The Man Behind March Madness' Cinderella Story

The man at the heart of what may be college basketball's biggest Cinderella story told his players their long-shot status was irrelevant. And they believed it.

George Mason University coach Jim Larranaga recited the words of famed orator William Jennings Bryan to his team, telling his players, "Destiny is not a matter of chance, it is a matter of choice."

And they chose to defeat half of last year's Final Four and the two previous national champions in this year's men's NCAA tournament. The Patriots face third-seeded Florida in the semi-finals Saturday.

George Mason University -- largely a commuter school in suburban Fairfax, Va. -- entered the tournament as the underdog of underdogs -- an 11th-seeded at-large selection.

But somehow it went on to stun top-seeded perennial powerhouse Connecticut with an 86-84 overtime victory to make the Final Four. It is the first team from the Colonial Athletic Association ever to make it this far during March Madness.

But if you ask Larranaga, the Huskies couldn't have known what was coming. Before Sunday's game, Larranaga reminded his players that they "know everything there is to know about Connecticut, and the Connecticut players don't know anything about us," he told ESPN's "Cold Pizza."

"So I want you guys to know that we're a part of a secret organization ... the CAA, the Connecticut Assassins Association," Larranaga said. "And then I started humming the theme song from 'Mission Impossible.'"

Keeping It Loose

The mission turned out to be quite possible, and Larranaga is credited with keeping his team loose as it knocked off its opponents and advanced beyond expectations.
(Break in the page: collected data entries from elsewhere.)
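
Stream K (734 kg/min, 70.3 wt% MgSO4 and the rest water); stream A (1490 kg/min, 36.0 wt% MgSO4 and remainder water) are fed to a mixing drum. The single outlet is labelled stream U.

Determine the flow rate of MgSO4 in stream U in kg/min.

1052 kg/min

MgSO4 out = MgSO4 in = 734×0.703 + 1490×0.360 = 1052.4 kg/min.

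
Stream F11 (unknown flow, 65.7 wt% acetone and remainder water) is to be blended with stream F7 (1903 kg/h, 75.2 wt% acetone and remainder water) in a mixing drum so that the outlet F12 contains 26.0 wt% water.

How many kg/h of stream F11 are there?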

"I'm a big believer in Jimmy Valvano's love of the tournament and how much he enjoyed taking his team to the national championship," he told ESPN Radio's "Mike and Mike in the Morning." "I just asked my players to have more fun than any other team, and I promised them that I was going to have more fun than any other coach."

When the Connecticut game went into overtime thanks to a reverse layup by Denham Brown at the buzzer, Larranaga told ESPN he had a clear message for his players: "We're not gonna be living in the past and feel sorry for ourselves that Denham Brown made that shot."

"We didn't play defense for five seconds," he recalled telling the team. "Now, we gotta play great defense for five minutes. And you guys know that we're capable of that. We just need to do it now. And that's when I paused, and I've used this expression a number of times throughout the tournament: There is no place I'd rather be on earth than with you guys here playing Connecticut with a chance to go to the Final Four."

Long Career, Sudden Stardom

A Division 1 coach for 20 years, Larranaga, 56, has been working at the mid-major level most of his career, and he told ESPN he hopes the Patriots' story will inspire other coaches from the high school level up. "[If you have] a good attitude and work really, really hard," he said, "you hopefully are rewarded with an experience like this."

When Larranaga became George Mason's head basketball coach in 1997, he inherited a program that had fallen into disarray. The team has improved steadily since then, thanks in part to recruiting stars from the local Washington, D.C., area.

Larranaga earned his 100th victory in the 2002-03 regular season finale against Drexel University, and his 139 overall wins up until this season are the highest among all Patriot head coaches in an eight-year span.